Shocking murder of beloved gay man prompts outpouring of grief and calls for change in South Africa

Nathaniel "SpokGoane" Mbele, a gay man who was killed in South Africa

A beloved gay man has been stabbed to death in South Africa, prompting an outpouring of grief from the LGBT+ community and desperate calls for hate crime laws to finally be passed.

According to MambaOnline, Nathaniel Mbele, known as Spokgoane, was found dead on 2 April having been stabbed in the chest in Tshirela, near the city of Vanderbijlpark.

Spokgoane was from Bophelong, a township near Vanderbijlpark, was last seen at a tavern with his friends, before leaving without telling them where he was going.

A man has been arrested in connection with his murder, but the case has been postponed until later this month.

The local LGBT+ community and those who knew Spokgoane took to social media to remember him, with many describing him as a “bubbly” person who “loved to dance”.

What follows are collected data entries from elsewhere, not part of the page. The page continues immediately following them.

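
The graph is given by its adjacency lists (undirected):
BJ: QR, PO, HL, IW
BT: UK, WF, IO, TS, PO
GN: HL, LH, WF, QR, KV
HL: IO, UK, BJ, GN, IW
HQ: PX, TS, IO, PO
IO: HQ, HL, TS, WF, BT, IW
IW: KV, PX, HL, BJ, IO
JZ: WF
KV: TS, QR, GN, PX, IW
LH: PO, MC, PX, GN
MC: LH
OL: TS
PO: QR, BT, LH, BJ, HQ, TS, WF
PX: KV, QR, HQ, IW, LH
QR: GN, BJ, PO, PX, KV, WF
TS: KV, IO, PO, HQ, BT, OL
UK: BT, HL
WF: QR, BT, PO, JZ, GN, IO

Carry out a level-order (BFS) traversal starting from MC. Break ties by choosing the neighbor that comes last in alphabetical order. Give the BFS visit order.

Visit MC; enqueue LH → queue [LH]
Visit LH; enqueue PX, PO, GN → queue [PX, PO, GN]
Visit PX; enqueue QR, KV, IW, HQ → queue [PO, GN, QR, KV, IW, HQ]
Visit PO; enqueue WF, TS, BT, BJ → queue [GN, QR, KV, IW, HQ, WF, TS, BT, BJ]
Visit GN; enqueue HL → queue [QR, KV, IW, HQ, WF, TS, BT, BJ, HL]
Visit QR → queue [KV, IW, HQ, WF, TS, BT, BJ, HL]
Visit KV → queue [IW, HQ, WF, TS, BT, BJ, HL]
Visit IW; enqueue IO → queue [HQ, WF, TS, BT, BJ, HL, IO]
Visit HQ → queue [WF, TS, BT, BJ, HL, IO]
Visit WF; enqueue JZ → queue [TS, BT, BJ, HL, IO, JZ]
Visit TS; enqueue OL → queue [BT, BJ, HL, IO, JZ, OL]
Visit BT; enqueue UK → queue [BJ, HL, IO, JZ, OL, UK]
Visit BJ → queue [HL, IO, JZ, OL, UK]
Visit HL → queue [IO, JZ, OL, UK]
Visit IO → queue [JZ, OL, UK]
Visit JZ → queue [OL, UK]
Visit OL → queue [UK]
Visit UK → queue []

MC, LH, PX, PO, GN, QR, KV, IW, HQ, WF, TS, BT, BJ, HL, IO, JZ, OL, UK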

One of his friends wrote on Twitter: “I knew Spokgoane personally, he was a friend of mine and good friend to many people.

“What is tragic is that he was killed near my home… Rest in peace Spokgi.”

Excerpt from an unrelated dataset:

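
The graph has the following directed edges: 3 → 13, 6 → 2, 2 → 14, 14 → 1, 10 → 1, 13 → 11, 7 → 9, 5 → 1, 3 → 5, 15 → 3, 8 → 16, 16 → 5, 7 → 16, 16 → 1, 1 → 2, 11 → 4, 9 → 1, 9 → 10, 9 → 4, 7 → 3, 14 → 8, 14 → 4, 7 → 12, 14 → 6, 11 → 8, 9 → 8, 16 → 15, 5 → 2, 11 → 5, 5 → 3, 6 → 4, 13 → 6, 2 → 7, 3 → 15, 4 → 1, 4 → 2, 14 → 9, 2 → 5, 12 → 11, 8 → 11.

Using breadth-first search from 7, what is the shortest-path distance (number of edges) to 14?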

“He carried that smile on his face everyday,” wrote another. “He loved dancing. I’m going to miss you Spogie.”

The beloved gay man’s death has also reignited desperate calls for hate crime legislation in South Africa, amid a horrifying spate of LGBT+ murders.

Earlier this month, 40-year-old gay man Andile “Lulu” Ntuthela was found dead in a shallow grave, just days after another gay man was stabbed to death and dumped in a ditch near a school.

A comprehensive hate crime bill is currently pending in South African Parliament, which would punish hate crimes based on “age, albinism, birth, colour, culture, disability, ethnic or social origin, gender or gender identity, HIV status, language, nationality, migrant or refugee status, occupation or trade, political affiliation or conviction, race, religion, or sex, which includes intersex or sexual orientation”.

While the bill was open to public consultation as far back as 2016, it has stalled as critics insist it will infringe on freedom of speech.